The recession being caused by the COVID-19 pandemic is now forecast to be deeper than that of the Great Recession of 2008-2009, according to a new report from IHS Markit.
Most economies won’t return to pre-pandemic levels of output for two to three years, Nariman Behravesh, chief economist at IHS Markit, and Elisabeth Waelbroeck-Rocha, chief international economist at the global analytics and consultancy firm, said.
IHS’s new Monday forecast is much more pessimistic than its regularly scheduled March outlook released two weeks ago and based on major downgrades to forecasts of the U.S. economy and oil prices.
“The risks remain overwhelmingly on the downside and further downgrades are almost assured,” Beravesh and Waelbroeck-Rocha said.

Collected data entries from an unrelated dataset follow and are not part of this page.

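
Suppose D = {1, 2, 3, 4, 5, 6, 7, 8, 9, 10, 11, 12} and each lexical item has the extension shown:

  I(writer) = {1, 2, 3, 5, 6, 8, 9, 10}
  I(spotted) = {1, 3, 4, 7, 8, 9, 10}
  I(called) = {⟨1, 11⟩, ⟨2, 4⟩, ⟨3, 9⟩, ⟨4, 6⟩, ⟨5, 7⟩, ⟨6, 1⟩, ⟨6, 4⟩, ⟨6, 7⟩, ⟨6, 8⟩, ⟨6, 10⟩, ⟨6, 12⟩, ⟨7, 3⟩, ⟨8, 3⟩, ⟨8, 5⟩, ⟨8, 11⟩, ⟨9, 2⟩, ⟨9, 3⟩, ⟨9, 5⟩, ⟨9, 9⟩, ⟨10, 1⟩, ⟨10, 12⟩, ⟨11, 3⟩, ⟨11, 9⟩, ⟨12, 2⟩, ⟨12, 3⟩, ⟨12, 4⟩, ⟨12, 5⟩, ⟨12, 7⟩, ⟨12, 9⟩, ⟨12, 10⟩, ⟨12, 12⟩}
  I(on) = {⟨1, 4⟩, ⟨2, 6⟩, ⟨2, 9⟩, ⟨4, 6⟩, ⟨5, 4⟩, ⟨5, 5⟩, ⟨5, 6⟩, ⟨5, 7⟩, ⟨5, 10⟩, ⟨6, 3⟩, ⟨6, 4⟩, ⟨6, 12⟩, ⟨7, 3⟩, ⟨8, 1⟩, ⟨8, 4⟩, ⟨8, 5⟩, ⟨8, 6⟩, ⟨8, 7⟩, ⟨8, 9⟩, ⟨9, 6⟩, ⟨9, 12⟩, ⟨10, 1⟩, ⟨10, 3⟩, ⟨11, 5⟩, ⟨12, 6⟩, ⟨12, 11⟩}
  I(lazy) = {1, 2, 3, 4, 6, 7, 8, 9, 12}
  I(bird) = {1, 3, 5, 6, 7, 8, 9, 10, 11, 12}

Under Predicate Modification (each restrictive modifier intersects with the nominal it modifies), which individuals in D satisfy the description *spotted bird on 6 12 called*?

{9}

⟦on 6⟧ = {x : ⟨x, 6⟩ ∈ ⟦on⟧} = {2, 4, 5, 8, 9, 12}
⟦12 called⟧ = {x : ⟨12, x⟩ ∈ ⟦called⟧} = {2, 3, 4, 5, 7, 9, 10, 12}
⟦bird⟧ = {1, 3, 5, 6, 7, 8, 9, 10, 11, 12}
… ∩ ⟦on 6⟧ = {1, 3, 5, 6, 7, 8, 9, 10, 11, 12} ∩ {2, 4, 5, 8, 9, 12} = {5, 8, 9, 12}
… ∩ ⟦12 called⟧ = {5, 8, 9, 12} ∩ {2, 3, 4, 5, 7, 9, 10, 12} = {5, 9, 12}
… ∩ ⟦spotted⟧ = {5, 9, 12} ∩ {1, 3, 4, 7, 8, 9, 10} = {9}
So ⟦spotted bird on 6 12 called⟧ = {9}.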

IHS Markit now believes real world gross domestic product (GDP) should plunge 2.8 percent in 2020 compared with 2009’s 1.7 percent drop Many key economies will see double-digit year-over-year declines in the second quarter, with the contraction continuing into the third quarter, the report said.
Based on recent data and developments, IHS Markit has cut the U.S. 2020 forecast to a decline of 5.4 percent. Tied to the deep U.S. recession and collapsing oil prices, IHS Markit expects Canada’s economy to contract 3.3 percent this year, before seeing a modest recovery in 2021.
“Europe, where the number of cases continues to grow rapidly and lockdowns are pervasive, will see some of the worst recessions in the developed world, with 2020 real GDP drops of approximately 4.5 percent in the Eurozone and U.K. economies,” the economists said. “Italy faces a decline of 6 percent or more. The peak GDP contractions expected in the second quarter of 2020 will far exceed those at the height of the global financial crisis.”
The report noted that Japan was already in recession before the pandemic and the postponement of the summer Tokyo Olympics will make the downturn even deeper. IHS Markit expects a real GDP contraction of 2.5 percent this year and a very weak recovery next year for Japan.
China’s economic activity is expected to have plummeted at a near-double-digit rate in the first quarter before recovering sooner than other countries, where the spread of the virus has occurred later. IHS Markit predicts growth of just 2 percent in 2020, followed by a stronger-than-average rebound in 2021.
“Emerging markets growth will also be hammered,” the economists said. “Not only are infection rates rising rapidly in key economies such as India, but the combination of the deepest global recession since the 1930s, plunging commodity prices and depreciating currencies compounding already dangerous debt burdens will push many of these economies to the breaking point.”
IHS said it will likely take two to three years for most economies to return to their pre-pandemic levels of output. Added to that is the likelihood that the pandemic’s negative effects and uncertainty will pound capital spending, sending GDP below historic levels, equal to or worse than in the wake of the global financial crisis more than a decade ago.
“A sizeable and aggressive policy response will help to limit the downturn and bolster the upturn,” Beravesh and Waelbroeck-Rocha added. “We are beginning to see a much more effective fiscal and monetary response in recent days. While these moves are probably not big enough, they will act as circuit breakers and prevent the COVID-19 recession from becoming far worse.”